The European Broadcasting Union, the consortium of public-service broadcasters in Europe, has expressed its concern over proposed changes to the funding of Slovenia’s public-service broadcaster.
The proposed amendments to the Slovenia Radio and Television Act set to significantly reduce RTV Slovenija’s annual budget of around €13m ($14.8m). The EBU claimed that they would also marginalise RTV Slovenija’s role in the future.
EBU director general Noel Curran said: “We are profoundly concerned about the future of public-service broadcasting in Slovenia. We have written to the Slovenian authorities today [Tuesday] to raise our concerns and ask them to provide more time for proper public discussion of the changes to funding to ensure all views can be heard.”
RTV Slovenia holds certain sports rights through contributions to wider EBU deals such as the International Biathlon Union events and Tour de France.

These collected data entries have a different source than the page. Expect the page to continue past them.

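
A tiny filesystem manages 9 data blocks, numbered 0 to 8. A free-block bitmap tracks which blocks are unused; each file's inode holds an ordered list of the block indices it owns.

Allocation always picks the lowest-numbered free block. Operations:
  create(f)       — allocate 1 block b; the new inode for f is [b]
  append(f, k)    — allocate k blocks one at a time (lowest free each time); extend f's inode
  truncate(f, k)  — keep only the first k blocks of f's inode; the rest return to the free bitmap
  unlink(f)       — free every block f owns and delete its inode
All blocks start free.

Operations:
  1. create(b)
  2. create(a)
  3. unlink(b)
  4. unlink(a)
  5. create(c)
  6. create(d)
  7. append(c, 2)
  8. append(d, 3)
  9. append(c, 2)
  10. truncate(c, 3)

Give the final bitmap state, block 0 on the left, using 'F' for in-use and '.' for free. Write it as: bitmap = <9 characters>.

create(b): bitmap=F........ | b=[0]
create(a): bitmap=FF....... | a=[1] b=[0]
unlink(b): bitmap=.F....... | a=[1]
unlink(a): bitmap=......... | 
create(c): bitmap=F........ | c=[0]
create(d): bitmap=FF....... | c=[0] d=[1]
append(c, 2): bitmap=FFFF..... | c=[0, 2, 3] d=[1]
append(d, 3): bitmap=FFFFFFF.. | c=[0, 2, 3] d=[1, 4, 5, 6]
append(c, 2): bitmap=FFFFFFFFF | c=[0, 2, 3, 7, 8] d=[1, 4, 5, 6]
truncate(c, 3): bitmap=FFFFFFF.. | c=[0, 2, 3] d=[1, 4, 5, 6]

bitmap = FFFFFFF..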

The public-service broadcaster also currently holds a host of other rights, including rights to the Uefa Europa League, the top-tier Slovenian football league, and the Tokyo Olympic Games (that will now take place in 2021).

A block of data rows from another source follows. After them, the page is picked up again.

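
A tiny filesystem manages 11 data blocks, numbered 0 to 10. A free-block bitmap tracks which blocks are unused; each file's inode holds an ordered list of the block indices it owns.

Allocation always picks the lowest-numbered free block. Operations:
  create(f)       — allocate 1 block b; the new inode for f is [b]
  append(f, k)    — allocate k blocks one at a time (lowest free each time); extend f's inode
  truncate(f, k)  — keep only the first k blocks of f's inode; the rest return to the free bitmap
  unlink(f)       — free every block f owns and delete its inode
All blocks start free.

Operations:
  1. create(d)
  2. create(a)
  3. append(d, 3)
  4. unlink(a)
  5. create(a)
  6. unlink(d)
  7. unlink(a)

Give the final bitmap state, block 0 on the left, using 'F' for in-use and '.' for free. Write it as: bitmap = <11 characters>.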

The EBU joined the European Federation of Journalists (EFJ) and the South East Europe Media Organisation (SEEMO) in raising its concerns and highlighting the “extremely short period of five days envisaged for public discussions”.

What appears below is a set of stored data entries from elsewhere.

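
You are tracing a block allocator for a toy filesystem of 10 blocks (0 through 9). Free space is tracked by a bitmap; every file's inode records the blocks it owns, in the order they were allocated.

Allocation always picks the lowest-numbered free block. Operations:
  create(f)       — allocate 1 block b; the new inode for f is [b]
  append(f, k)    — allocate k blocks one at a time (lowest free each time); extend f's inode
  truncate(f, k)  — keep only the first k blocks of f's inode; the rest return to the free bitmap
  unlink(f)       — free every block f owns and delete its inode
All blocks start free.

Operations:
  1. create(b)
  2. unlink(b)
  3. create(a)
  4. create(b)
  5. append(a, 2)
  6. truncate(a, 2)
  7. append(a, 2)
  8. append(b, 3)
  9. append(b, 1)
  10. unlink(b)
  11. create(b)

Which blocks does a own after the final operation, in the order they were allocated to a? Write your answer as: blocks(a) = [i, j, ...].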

The EBU stated: “RTVSLO has already been facing financial challenges with the current licence fee, which has not been changed since 2012, while the content and platform demands have been constantly increasing. The suggested changes to the funding of RTVSLO will result in a significant decrease of RTVSLO’s budget of around €13m.
“This will jeopardise and greatly challenge the fulfilment of public service media’s remit which, as defined by the Law, has to serve all segments of society to inform, educate and entertain.”
The EBU is not afraid of making itself heard on behalf of its members. Earlier this year, the EBU made a public statement defending UA:PBC, the national broadcaster in Ukraine, warning that the future of its member broadcaster was being threatened by calls for it to settle debts racked up by its predecessor.